Much has been learned about the nature of computer-based information since it became a subject of renewed concern in the mid- to late 1980s. For example, great intellectual energy has been spent in trying to define a precise legal and business equivalency between paper-based and computer-based data. Most of these efforts have failed.2 It is now apparent that there are fundamental, practical, and legal differences between traditional paper-based commerce and computer-based commerce. Signed paper documents have inherent security attributes that are absent in computer-based records. These attributes include the semipermanence of ink embedded in paper fibers, the uniqueness of any particular printing process (such as for letterhead), watermarks, the biometrics of signatures (where characteristics such as pressure, shape, and pen direction are unique to the signer), the availability of time stamps (such as a postmark), and the obviousness of modifications, interlineations, and deletions.

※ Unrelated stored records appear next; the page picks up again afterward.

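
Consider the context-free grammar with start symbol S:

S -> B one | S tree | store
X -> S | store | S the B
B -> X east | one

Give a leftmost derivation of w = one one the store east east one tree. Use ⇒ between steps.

S ⇒ S tree ⇒ B one tree ⇒ X east one tree ⇒ S the B east one tree ⇒ B one the B east one tree ⇒ one one the B east one tree ⇒ one one the X east east one tree ⇒ one one the S east east one tree ⇒ one one the store east east one tree

S ⇒ S tree   [S -> S tree]
S tree ⇒ B one tree   [S -> B one]
B one tree ⇒ X east one tree   [B -> X east]
X east one tree ⇒ S the B east one tree   [X -> S the B]
S the B east one tree ⇒ B one the B east one tree   [S -> B one]
B one the B east one tree ⇒ one one the B east one tree   [B -> one]
one one the B east one tree ⇒ one one the X east east one tree   [B -> X east]
one one the X east east one tree ⇒ one one the S east east one tree   [X -> S]
one one the S east east one tree ⇒ one one the store east east one tree   [S -> store]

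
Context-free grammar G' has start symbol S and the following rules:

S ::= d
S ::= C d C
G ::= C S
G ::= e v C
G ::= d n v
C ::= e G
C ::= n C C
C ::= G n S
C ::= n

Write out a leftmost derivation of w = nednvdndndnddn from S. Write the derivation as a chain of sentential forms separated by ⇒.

S ⇒ CdC   [S ::= C d C]
CdC ⇒ GnSdC   [C ::= G n S]
GnSdC ⇒ CSnSdC   [G ::= C S]
CSnSdC ⇒ nCCSnSdC   [C ::= n C C]
nCCSnSdC ⇒ nGnSCSnSdC   [C ::= G n S]
nGnSCSnSdC ⇒ nCSnSCSnSdC   [G ::= C S]
nCSnSCSnSdC ⇒ neGSnSCSnSdC   [C ::= e G]
neGSnSCSnSdC ⇒ nednvSnSCSnSdC   [G ::= d n v]
nednvSnSCSnSdC ⇒ nednvdnSCSnSdC   [S ::= d]
nednvdnSCSnSdC ⇒ nednvdndCSnSdC   [S ::= d]
nednvdndCSnSdC ⇒ nednvdndnSnSdC   [C ::= n]
nednvdndnSnSdC ⇒ nednvdndndnSdC   [S ::= d]
nednvdndndnSdC ⇒ nednvdndndnddC   [S ::= d]
nednvdndndnddC ⇒ nednvdndndnddn   [C ::= n]

S ⇒ CdC ⇒ GnSdC ⇒ CSnSdC ⇒ nCCSnSdC ⇒ nGnSCSnSdC ⇒ nCSnSCSnSdC ⇒ neGSnSCSnSdC ⇒ nednvSnSCSnSdC ⇒ nednvdnSCSnSdC ⇒ nednvdndCSnSdC ⇒ nednvdndnSnSdC ⇒ nednvdndndnSdC ⇒ nednvdndndnddC ⇒ nednvdndndnddn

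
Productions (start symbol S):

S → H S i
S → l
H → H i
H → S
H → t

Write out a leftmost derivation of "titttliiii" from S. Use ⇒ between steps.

S ⇒ HSi ⇒ HiSi ⇒ tiSi ⇒ tiHSii ⇒ titSii ⇒ titHSiii ⇒ tittSiii ⇒ tittHSiiii ⇒ titttSiiii ⇒ titttliiii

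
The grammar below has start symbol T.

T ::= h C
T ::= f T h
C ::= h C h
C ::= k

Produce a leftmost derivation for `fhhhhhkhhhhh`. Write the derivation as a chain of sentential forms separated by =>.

T => fTh   [T ::= f T h]
fTh => fhCh   [T ::= h C]
fhCh => fhhChh   [C ::= h C h]
fhhChh => fhhhChhh   [C ::= h C h]
fhhhChhh => fhhhhChhhh   [C ::= h C h]
fhhhhChhhh => fhhhhhChhhhh   [C ::= h C h]
fhhhhhChhhhh => fhhhhhkhhhhh   [C ::= k]

T => fTh => fhCh => fhhChh => fhhhChhh => fhhhhChhhh => fhhhhhChhhhh => fhhhhhkhhhhh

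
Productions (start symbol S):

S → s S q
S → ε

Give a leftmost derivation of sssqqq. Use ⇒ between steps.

S ⇒ sSq ⇒ ssSqq ⇒ sssSqqq ⇒ sssqqq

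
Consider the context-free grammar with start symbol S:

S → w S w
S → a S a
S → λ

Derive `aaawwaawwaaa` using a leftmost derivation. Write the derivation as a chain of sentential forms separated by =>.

S => aSa   [S → a S a]
aSa => aaSaa   [S → a S a]
aaSaa => aaaSaaa   [S → a S a]
aaaSaaa => aaawSwaaa   [S → w S w]
aaawSwaaa => aaawwSwwaaa   [S → w S w]
aaawwSwwaaa => aaawwaSawwaaa   [S → a S a]
aaawwaSawwaaa => aaawwaawwaaa   [S → λ]

S=>aSa=>aaSaa=>aaaSaaa=>aaawSwaaa=>aaawwSwwaaa=>aaawwaSawwaaa=>aaawwaawwaaa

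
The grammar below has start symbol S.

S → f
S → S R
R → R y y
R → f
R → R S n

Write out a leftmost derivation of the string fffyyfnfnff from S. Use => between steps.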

Computer-based messages and records do not inherently enjoy such security attributes, if any at all. Computer-based messages are simply strings of binary digits or bits-zeros and ones-that represent information, such as words and numbers, in a coded form. The difference between a zero and a one depends on where the message happens to currently reside. For example, when residing in a computer memory, the difference amounts to a fraction of a volt variation at some point within an electronic circuit. Without the application of specialized external security mechanisms, computer-based records can be modified freely and without detection. That is, certain supplemental control mechanisms, including both physical and electronic protections, must be applied to achieve a level of trustworthiness comparable to that which inherently exists on paper.
Furthermore, paper-based and computer-based documents may not perform equal or exactly analogous functions in business and law. Negotiable documents of title exemplify differences between these media because of their need for originality and uniqueness. The negotiation of a paper document of title serves legally to transfer the goods or property that the document represents. The recipient of that document can have confidence that the transfer will be legally recognized, in part because proof of transfer is evidenced by a unique, original, paper document.
In contrast, computer-based records are not inherently unique. Indeed, one benefit of digital data is that one can make any number of identical copies with a simple keystroke, with each copy being indistinguishable from the original. Unfortunately, this characteristic counters the use of such records for providing robust legal proof in the same way as traditional paper-based documents. Thus, the inherent differences between paper documents and computer-based records demand different methods and procedures for achieving negotiability and other similar legal functions. Whereas a single paper document is adequate to negotiate a transfer of title, it may take a series of cryptographically secured computer-based messages, in conjunction with logical and physical controls, to accomplish the same task with a computerized title registry.
In reality, there are few straightforward, one-to-one, legal analogs for paper-based transactions in the e-commerce world. Rather, it is necessary to find relative functional analogs while taking into account the unique qualities of digital media.